The Single Responsibility Principle

At the same time, many developers fear that a large number of small, single-purpose classes makes it more difficult to understand the bigger picture. They are concerned that they must navigate from class to class in order to figure out how a larger piece of work gets accomplished.

However, a system with many small classes has no more moving parts than a system with a few large classes. There is just as much to learn in the system with a few large classes. So the question is: Do you want your tools organized into toolboxes with many small drawers each containing well-defined and well-labeled components?
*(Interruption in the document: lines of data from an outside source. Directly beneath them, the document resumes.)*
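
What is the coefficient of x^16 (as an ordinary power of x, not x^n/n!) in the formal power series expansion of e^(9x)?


The exponential series is e^y = sum_{k>=0} y^k / k!. Substituting y = 9x gives
e^(9x) = sum_{k>=0} 9^k x^k / k!.
So the coefficient of x^n is a^n/n! with a = 9, n = 16:
9^16 / 16! = 1853020188851841/20922789888000 = 2541865828329/28700672000

2541865828329/28700672000


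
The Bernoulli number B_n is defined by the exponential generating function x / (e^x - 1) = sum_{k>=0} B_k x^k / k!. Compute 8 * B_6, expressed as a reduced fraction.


Bernoulli numbers can also be computed recursively via B_0 = 1 and sum_{j=0}^{m} C(m+1, j) B_j = 0 for m >= 1. Odd-index Bernoulli numbers vanish for k >= 3.
Computing B_6 = 1/42, so 8 * B_6 = 8 * 1/42 = 4/21.

4/21


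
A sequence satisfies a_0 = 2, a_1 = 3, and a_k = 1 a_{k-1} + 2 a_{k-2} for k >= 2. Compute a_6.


The characteristic equation is t^2 - 1 t - 2 = 0, with roots r_1 = 2 and r_2 = -1 (so c_1 = r_1 + r_2, c_2 = -r_1 r_2 as required).
One can use the closed form a_n = A r_1^n + B r_2^n, but direct iteration is more reliable:
a_0 = 2, a_1 = 3, a_2 = 7, a_3 = 13, a_4 = 27, a_5 = 53, a_6 = 107.
So a_6 = 107.

107


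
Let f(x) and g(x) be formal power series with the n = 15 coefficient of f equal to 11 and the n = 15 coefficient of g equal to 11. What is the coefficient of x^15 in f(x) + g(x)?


Addition of formal power series is termwise.
The coefficient of x^15 in f + g = 11 + 11
= 22

22


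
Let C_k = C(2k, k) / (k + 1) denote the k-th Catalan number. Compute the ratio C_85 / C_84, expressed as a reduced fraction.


Using C_k = (2k)! / (k! (k+1)!), the ratio C_{k+1}/C_k simplifies to
C_{k+1}/C_k = [(2k+2)! / ((k+1)! (k+2)!)] * [k! (k+1)! / (2k)!]
 = (2k+2)(2k+1) / ((k+1)(k+2)) = 2(2k+1) / (k+2).
For k = 84: 2(2*84 + 1) / (84 + 2) = 338/86 = 169/43.

169/43


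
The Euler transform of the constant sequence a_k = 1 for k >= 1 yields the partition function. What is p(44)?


The Euler transform converts the sequence a_k = 1 into the number of integer partitions.
Using the recurrence or dynamic programming:
p(44) = 75175

75175


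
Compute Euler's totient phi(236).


phi(n) counts integers in [1, n] coprime to n. Using the multiplicative formula phi(n) = n * prod_{p | n} (1 - 1/p):
236 = 2^2 * 59, so
phi(236) = 236 * (1 - 1/2) * (1 - 1/59) = 116.

116


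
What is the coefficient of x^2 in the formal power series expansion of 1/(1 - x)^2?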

Or do you want a few drawers that you just toss everything into?

Cohesion

Cohesion refers to how closely related and focused the responsibilities of a class are. High cohesion within a class means that the class’s methods and variables are cohesively grouped around a central purpose. As classes grow, they tend to accumulate more variables and methods, leading to decreased cohesion. To maintain high cohesion, classes should be split whenever they start taking on multiple responsibilities.

When classes lose cohesion, split them!

How to Deal With Change?

Classes should be designed with the understanding that software is inherently evolutionary. Clean classes are those that can adapt to new requirements and changes in the domain without significant rewrites or refactoring.

Organizing for Change

Classes should be open for extension but closed for modification (Open-Closed Principle). A well-designed class anticipates the likelihood of change and is structured in a way that allows for these changes without the need for modification of the class’s code.

Isolating from Change

A clean class should minimize the impact of change by reducing how much a change in one class forces changes in other classes. This can be achieved through the use of interfaces and abstract classes, allowing classes to communicate and collaborate without being tightly coupled to each other’s specific implementations (Dependency Inversion Principle).



Reference:

  • Martin, R. C. (2009) Clean code : a handbook of agile software craftsmanship. Upper Saddle River, NJ: Prentice Hall (Robert C. Martin series).